Great House is an unusual novel that makes considerable demands of the reader. The book is made up of four loosely connected stories, but I didn’t pick up on that at first. Part I has four chapters — the first part of each story — and felt disjointed, like four unfinished, disconnected works with weak character development. At the close of Part I, I was enormously frustrated. I broke one of my cardinal rules and read some reviews of this book. They inspired me to continue reading, and I’m glad I did. I finished the first story in Part II and was flooded with emotion. The same thing happened with the second, third, and fourth stories. And suddenly the book made sense, and I was reminded of a quote I’d flagged early on:
There are moments when a kind of clarity comes over you, and suddenly you can see through walls to another dimension that you’d forgotten or chosen to ignore in order to continue living with the various illusions that make life, particularly life with other people, possible. (p. 14)
I found myself warming to the characters which include a writer telling her life story, an older man reflecting on his relationship with his adult son, a man who discovers a secret his wife kept from him for years, and the adult children of an antiques dealer. Woven through Great House are themes of exile, loss, and betrayal, all in a Jewish context. It was fascinating, and I kept flagging quotes like this:
What is the point of a religion that turns its back on the subject of what happens when life ends? Having been denied an answer — having been denied an answer while at the same time being cursed as a people who for thousands of years have aroused in others a murderous hate — the Jew has no choice but to live with death every day. To live with it, to set up his house in its shadow, and never to discuss its terms. (p. 175)

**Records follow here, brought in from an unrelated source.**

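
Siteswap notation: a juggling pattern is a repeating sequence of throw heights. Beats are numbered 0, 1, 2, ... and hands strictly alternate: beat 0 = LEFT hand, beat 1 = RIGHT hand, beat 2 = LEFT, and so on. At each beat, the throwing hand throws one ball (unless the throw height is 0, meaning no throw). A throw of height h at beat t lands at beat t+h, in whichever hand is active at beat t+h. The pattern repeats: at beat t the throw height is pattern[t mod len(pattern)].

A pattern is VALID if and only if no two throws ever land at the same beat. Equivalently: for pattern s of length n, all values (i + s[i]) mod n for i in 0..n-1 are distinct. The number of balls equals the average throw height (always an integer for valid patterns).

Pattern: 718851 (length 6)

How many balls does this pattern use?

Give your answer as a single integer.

Pattern = [7, 1, 8, 8, 5, 1], length n = 6
  position 0: throw height = 7, running sum = 7
  position 1: throw height = 1, running sum = 8
  position 2: throw height = 8, running sum = 16
  position 3: throw height = 8, running sum = 24
  position 4: throw height = 5, running sum = 29
  position 5: throw height = 1, running sum = 30
Total sum = 30; balls = sum / n = 30 / 6 = 5

Answer: 5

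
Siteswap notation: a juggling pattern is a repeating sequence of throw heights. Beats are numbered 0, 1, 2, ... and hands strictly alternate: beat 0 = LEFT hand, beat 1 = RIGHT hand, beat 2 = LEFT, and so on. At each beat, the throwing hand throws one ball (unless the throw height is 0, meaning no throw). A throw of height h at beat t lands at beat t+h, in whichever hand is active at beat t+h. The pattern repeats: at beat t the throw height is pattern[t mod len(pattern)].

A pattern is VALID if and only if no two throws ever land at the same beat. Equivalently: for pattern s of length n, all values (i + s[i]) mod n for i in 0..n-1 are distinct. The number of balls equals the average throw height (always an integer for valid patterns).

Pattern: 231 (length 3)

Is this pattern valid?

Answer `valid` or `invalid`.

Answer: valid

Derivation:
i=0: (i + s[i]) mod n = (0 + 2) mod 3 = 2
i=1: (i + s[i]) mod n = (1 + 3) mod 3 = 1
i=2: (i + s[i]) mod n = (2 + 1) mod 3 = 0
Residues: [2, 1, 0], distinct: True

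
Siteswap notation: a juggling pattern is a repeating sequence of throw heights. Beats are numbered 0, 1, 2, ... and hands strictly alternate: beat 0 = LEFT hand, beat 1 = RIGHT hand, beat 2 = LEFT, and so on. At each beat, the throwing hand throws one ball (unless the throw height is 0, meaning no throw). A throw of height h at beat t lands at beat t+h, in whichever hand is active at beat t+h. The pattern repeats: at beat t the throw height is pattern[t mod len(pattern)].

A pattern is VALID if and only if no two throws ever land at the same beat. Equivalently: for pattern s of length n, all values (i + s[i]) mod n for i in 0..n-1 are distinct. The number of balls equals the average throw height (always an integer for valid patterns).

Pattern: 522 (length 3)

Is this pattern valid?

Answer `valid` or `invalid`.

i=0: (i + s[i]) mod n = (0 + 5) mod 3 = 2
i=1: (i + s[i]) mod n = (1 + 2) mod 3 = 0
i=2: (i + s[i]) mod n = (2 + 2) mod 3 = 1
Residues: [2, 0, 1], distinct: True

Answer: valid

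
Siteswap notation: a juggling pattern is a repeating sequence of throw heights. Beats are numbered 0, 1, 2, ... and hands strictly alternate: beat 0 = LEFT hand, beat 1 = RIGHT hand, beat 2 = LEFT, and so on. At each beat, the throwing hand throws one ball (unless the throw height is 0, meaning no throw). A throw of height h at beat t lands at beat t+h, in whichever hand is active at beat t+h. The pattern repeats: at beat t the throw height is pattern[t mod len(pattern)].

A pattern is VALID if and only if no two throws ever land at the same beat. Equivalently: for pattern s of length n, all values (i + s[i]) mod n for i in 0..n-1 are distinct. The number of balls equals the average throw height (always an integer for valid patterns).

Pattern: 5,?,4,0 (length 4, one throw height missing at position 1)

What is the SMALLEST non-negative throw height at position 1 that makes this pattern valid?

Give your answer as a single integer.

i=0: (0 + 5) mod 4 = 1
i=1: s[i]=? (unknown)
i=2: (2 + 4) mod 4 = 2
i=3: (3 + 0) mod 4 = 3
Known residues: [1, 2, 3]; need a permutation of 0..3, so missing residue r = 0
Need (1 + s) mod 4 = 0; smallest s = (0 - 1) mod 4 = 3

Answer: 3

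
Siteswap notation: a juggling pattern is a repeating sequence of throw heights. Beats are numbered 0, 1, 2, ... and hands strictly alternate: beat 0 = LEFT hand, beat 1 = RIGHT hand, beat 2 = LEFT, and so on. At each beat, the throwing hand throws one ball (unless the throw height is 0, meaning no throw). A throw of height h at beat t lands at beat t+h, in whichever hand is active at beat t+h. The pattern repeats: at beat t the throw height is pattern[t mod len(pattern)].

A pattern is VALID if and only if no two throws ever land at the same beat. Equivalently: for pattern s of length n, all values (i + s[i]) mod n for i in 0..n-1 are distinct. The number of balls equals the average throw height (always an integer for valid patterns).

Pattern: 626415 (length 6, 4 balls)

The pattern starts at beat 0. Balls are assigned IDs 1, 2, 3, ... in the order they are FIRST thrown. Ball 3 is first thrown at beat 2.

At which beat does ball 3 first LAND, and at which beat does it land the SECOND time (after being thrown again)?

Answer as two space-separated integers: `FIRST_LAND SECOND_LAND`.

Beat 0 (L): throw ball1 h=6 -> lands@6:L; in-air after throw: [b1@6:L]
Beat 1 (R): throw ball2 h=2 -> lands@3:R; in-air after throw: [b2@3:R b1@6:L]
Beat 2 (L): throw ball3 h=6 -> lands@8:L; in-air after throw: [b2@3:R b1@6:L b3@8:L]
Beat 3 (R): throw ball2 h=4 -> lands@7:R; in-air after throw: [b1@6:L b2@7:R b3@8:L]
Beat 4 (L): throw ball4 h=1 -> lands@5:R; in-air after throw: [b4@5:R b1@6:L b2@7:R b3@8:L]
Beat 5 (R): throw ball4 h=5 -> lands@10:L; in-air after throw: [b1@6:L b2@7:R b3@8:L b4@10:L]
Beat 6 (L): throw ball1 h=6 -> lands@12:L; in-air after throw: [b2@7:R b3@8:L b4@10:L b1@12:L]
Beat 7 (R): throw ball2 h=2 -> lands@9:R; in-air after throw: [b3@8:L b2@9:R b4@10:L b1@12:L]
Beat 8 (L): throw ball3 h=6 -> lands@14:L; in-air after throw: [b2@9:R b4@10:L b1@12:L b3@14:L]
Beat 9 (R): throw ball2 h=4 -> lands@13:R; in-air after throw: [b4@10:L b1@12:L b2@13:R b3@14:L]
Beat 10 (L): throw ball4 h=1 -> lands@11:R; in-air after throw: [b4@11:R b1@12:L b2@13:R b3@14:L]
Beat 11 (R): throw ball4 h=5 -> lands@16:L; in-air after throw: [b1@12:L b2@13:R b3@14:L b4@16:L]
Beat 12 (L): throw ball1 h=6 -> lands@18:L; in-air after throw: [b2@13:R b3@14:L b4@16:L b1@18:L]
Beat 13 (R): throw ball2 h=2 -> lands@15:R; in-air after throw: [b3@14:L b2@15:R b4@16:L b1@18:L]
Beat 14 (L): throw ball3 h=6 -> lands@20:L; in-air after throw: [b2@15:R b4@16:L b1@18:L b3@20:L]
Ball 3: thrown@2 h=6 -> first land @8; rethrown@8 h=6 -> second land @14

Answer: 8 14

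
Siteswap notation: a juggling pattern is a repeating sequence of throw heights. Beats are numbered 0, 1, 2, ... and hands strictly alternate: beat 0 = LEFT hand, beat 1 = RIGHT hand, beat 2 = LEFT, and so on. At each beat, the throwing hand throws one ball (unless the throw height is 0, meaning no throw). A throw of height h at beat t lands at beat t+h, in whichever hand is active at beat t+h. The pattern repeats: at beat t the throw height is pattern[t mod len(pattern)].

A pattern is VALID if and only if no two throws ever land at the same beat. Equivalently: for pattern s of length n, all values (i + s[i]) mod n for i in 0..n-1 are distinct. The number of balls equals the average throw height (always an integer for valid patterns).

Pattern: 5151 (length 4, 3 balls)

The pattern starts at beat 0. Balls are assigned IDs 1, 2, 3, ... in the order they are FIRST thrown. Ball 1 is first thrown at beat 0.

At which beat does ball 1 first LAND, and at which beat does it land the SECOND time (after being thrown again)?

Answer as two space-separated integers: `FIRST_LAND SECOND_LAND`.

Beat 0 (L): throw ball1 h=5 -> lands@5:R; in-air after throw: [b1@5:R]
Beat 1 (R): throw ball2 h=1 -> lands@2:L; in-air after throw: [b2@2:L b1@5:R]
Beat 2 (L): throw ball2 h=5 -> lands@7:R; in-air after throw: [b1@5:R b2@7:R]
Beat 3 (R): throw ball3 h=1 -> lands@4:L; in-air after throw: [b3@4:L b1@5:R b2@7:R]
Beat 4 (L): throw ball3 h=5 -> lands@9:R; in-air after throw: [b1@5:R b2@7:R b3@9:R]
Beat 5 (R): throw ball1 h=1 -> lands@6:L; in-air after throw: [b1@6:L b2@7:R b3@9:R]
Beat 6 (L): throw ball1 h=5 -> lands@11:R; in-air after throw: [b2@7:R b3@9:R b1@11:R]
Ball 1: thrown@0 h=5 -> first land @5; rethrown@5 h=1 -> second land @6

Answer: 5 6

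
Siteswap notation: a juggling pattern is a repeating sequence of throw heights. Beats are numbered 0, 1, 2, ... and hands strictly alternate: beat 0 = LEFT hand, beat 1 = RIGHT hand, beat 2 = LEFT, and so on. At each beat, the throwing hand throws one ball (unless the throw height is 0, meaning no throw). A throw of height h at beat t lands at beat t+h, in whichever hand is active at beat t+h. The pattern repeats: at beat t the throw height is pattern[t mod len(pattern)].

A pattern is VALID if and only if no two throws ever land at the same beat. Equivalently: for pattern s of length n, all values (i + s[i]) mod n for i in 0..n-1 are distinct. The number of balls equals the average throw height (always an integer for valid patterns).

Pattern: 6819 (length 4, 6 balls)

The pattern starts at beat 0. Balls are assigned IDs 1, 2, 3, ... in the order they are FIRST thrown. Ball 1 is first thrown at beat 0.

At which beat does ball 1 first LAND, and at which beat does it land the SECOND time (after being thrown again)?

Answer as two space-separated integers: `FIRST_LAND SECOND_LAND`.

Answer: 6 7

Derivation:
Beat 0 (L): throw ball1 h=6 -> lands@6:L; in-air after throw: [b1@6:L]
Beat 1 (R): throw ball2 h=8 -> lands@9:R; in-air after throw: [b1@6:L b2@9:R]
Beat 2 (L): throw ball3 h=1 -> lands@3:R; in-air after throw: [b3@3:R b1@6:L b2@9:R]
Beat 3 (R): throw ball3 h=9 -> lands@12:L; in-air after throw: [b1@6:L b2@9:R b3@12:L]
Beat 4 (L): throw ball4 h=6 -> lands@10:L; in-air after throw: [b1@6:L b2@9:R b4@10:L b3@12:L]
Beat 5 (R): throw ball5 h=8 -> lands@13:R; in-air after throw: [b1@6:L b2@9:R b4@10:L b3@12:L b5@13:R]
Beat 6 (L): throw ball1 h=1 -> lands@7:R; in-air after throw: [b1@7:R b2@9:R b4@10:L b3@12:L b5@13:R]
Beat 7 (R): throw ball1 h=9 -> lands@16:L; in-air after throw: [b2@9:R b4@10:L b3@12:L b5@13:R b1@16:L]
Ball 1: thrown@0 h=6 -> first land @6; rethrown@6 h=1 -> second land @7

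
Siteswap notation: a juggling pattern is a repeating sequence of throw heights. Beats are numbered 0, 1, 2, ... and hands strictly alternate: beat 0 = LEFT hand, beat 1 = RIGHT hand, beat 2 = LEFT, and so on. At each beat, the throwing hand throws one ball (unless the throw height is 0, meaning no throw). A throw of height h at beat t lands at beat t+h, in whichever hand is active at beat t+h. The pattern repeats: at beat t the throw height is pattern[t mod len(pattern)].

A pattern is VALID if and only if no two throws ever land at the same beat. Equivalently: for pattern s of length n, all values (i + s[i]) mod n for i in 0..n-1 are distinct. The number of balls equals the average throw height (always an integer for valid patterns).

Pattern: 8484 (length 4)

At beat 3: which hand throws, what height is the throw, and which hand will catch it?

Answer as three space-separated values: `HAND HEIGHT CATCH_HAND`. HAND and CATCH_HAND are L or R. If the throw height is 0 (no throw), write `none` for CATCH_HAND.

Beat 3: 3 mod 2 = 1, so hand = R
Throw height = pattern[3 mod 4] = pattern[3] = 4
Lands at beat 3+4=7, 7 mod 2 = 1, so catch hand = R

Answer: R 4 R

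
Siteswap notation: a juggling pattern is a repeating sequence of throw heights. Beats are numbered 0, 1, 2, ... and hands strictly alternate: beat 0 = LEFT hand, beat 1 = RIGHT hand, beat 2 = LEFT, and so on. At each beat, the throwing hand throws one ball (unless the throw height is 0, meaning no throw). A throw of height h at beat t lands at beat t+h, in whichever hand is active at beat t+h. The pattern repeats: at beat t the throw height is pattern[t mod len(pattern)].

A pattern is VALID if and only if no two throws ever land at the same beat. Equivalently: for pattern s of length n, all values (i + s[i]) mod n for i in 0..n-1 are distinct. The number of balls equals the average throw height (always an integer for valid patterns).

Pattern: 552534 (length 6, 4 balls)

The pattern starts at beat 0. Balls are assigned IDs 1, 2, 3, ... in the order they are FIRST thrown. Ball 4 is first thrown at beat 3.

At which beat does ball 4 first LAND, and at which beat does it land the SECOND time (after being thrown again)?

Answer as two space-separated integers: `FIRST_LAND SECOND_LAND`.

Answer: 8 10

Derivation:
Beat 0 (L): throw ball1 h=5 -> lands@5:R; in-air after throw: [b1@5:R]
Beat 1 (R): throw ball2 h=5 -> lands@6:L; in-air after throw: [b1@5:R b2@6:L]
Beat 2 (L): throw ball3 h=2 -> lands@4:L; in-air after throw: [b3@4:L b1@5:R b2@6:L]
Beat 3 (R): throw ball4 h=5 -> lands@8:L; in-air after throw: [b3@4:L b1@5:R b2@6:L b4@8:L]
Beat 4 (L): throw ball3 h=3 -> lands@7:R; in-air after throw: [b1@5:R b2@6:L b3@7:R b4@8:L]
Beat 5 (R): throw ball1 h=4 -> lands@9:R; in-air after throw: [b2@6:L b3@7:R b4@8:L b1@9:R]
Beat 6 (L): throw ball2 h=5 -> lands@11:R; in-air after throw: [b3@7:R b4@8:L b1@9:R b2@11:R]
Beat 7 (R): throw ball3 h=5 -> lands@12:L; in-air after throw: [b4@8:L b1@9:R b2@11:R b3@12:L]
Beat 8 (L): throw ball4 h=2 -> lands@10:L; in-air after throw: [b1@9:R b4@10:L b2@11:R b3@12:L]
Beat 9 (R): throw ball1 h=5 -> lands@14:L; in-air after throw: [b4@10:L b2@11:R b3@12:L b1@14:L]
Beat 10 (L): throw ball4 h=3 -> lands@13:R; in-air after throw: [b2@11:R b3@12:L b4@13:R b1@14:L]
Ball 4: thrown@3 h=5 -> first land @8; rethrown@8 h=2 -> second land @10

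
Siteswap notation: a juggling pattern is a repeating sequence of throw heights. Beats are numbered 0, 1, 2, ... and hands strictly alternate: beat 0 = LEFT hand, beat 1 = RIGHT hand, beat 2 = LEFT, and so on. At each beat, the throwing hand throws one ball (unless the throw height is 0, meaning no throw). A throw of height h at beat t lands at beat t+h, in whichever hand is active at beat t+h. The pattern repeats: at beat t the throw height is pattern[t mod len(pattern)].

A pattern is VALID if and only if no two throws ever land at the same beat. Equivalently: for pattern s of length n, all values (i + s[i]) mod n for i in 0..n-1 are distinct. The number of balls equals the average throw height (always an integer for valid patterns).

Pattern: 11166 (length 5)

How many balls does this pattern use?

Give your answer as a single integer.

Answer: 3

Derivation:
Pattern = [1, 1, 1, 6, 6], length n = 5
  position 0: throw height = 1, running sum = 1
  position 1: throw height = 1, running sum = 2
  position 2: throw height = 1, running sum = 3
  position 3: throw height = 6, running sum = 9
  position 4: throw height = 6, running sum = 15
Total sum = 15; balls = sum / n = 15 / 5 = 3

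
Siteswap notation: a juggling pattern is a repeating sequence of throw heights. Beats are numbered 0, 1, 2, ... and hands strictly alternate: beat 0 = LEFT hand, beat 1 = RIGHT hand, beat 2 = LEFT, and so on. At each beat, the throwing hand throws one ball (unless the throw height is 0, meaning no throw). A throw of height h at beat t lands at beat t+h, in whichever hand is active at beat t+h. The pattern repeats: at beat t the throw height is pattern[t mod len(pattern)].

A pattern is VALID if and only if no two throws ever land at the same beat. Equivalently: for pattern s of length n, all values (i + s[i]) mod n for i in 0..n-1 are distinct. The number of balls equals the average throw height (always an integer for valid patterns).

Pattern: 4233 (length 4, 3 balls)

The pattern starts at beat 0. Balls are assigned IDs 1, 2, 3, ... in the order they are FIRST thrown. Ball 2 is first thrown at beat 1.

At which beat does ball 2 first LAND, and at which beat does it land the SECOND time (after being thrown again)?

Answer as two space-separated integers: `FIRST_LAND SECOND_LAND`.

Answer: 3 6

Derivation:
Beat 0 (L): throw ball1 h=4 -> lands@4:L; in-air after throw: [b1@4:L]
Beat 1 (R): throw ball2 h=2 -> lands@3:R; in-air after throw: [b2@3:R b1@4:L]
Beat 2 (L): throw ball3 h=3 -> lands@5:R; in-air after throw: [b2@3:R b1@4:L b3@5:R]
Beat 3 (R): throw ball2 h=3 -> lands@6:L; in-air after throw: [b1@4:L b3@5:R b2@6:L]
Beat 4 (L): throw ball1 h=4 -> lands@8:L; in-air after throw: [b3@5:R b2@6:L b1@8:L]
Beat 5 (R): throw ball3 h=2 -> lands@7:R; in-air after throw: [b2@6:L b3@7:R b1@8:L]
Beat 6 (L): throw ball2 h=3 -> lands@9:R; in-air after throw: [b3@7:R b1@8:L b2@9:R]
Ball 2: thrown@1 h=2 -> first land @3; rethrown@3 h=3 -> second land @6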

Towards the end I could see how Nicole Krauss was building a kind of metaphor for the Jewish experience:
if every Jewish memory were put together, every last holy fragment joined up again as one, the House would be built again, said Weisz, or rather a memory of the House so perfect that it would be, in essence, the original itself. Perhaps that is what they mean when they speak of the Messiah: a perfect assemblage of the infinite parts of the Jewish memory. (p. 279)
Well as I said, this book does make demands of the reader. I’m not even sure I understood it all, but I felt rewarded in the end.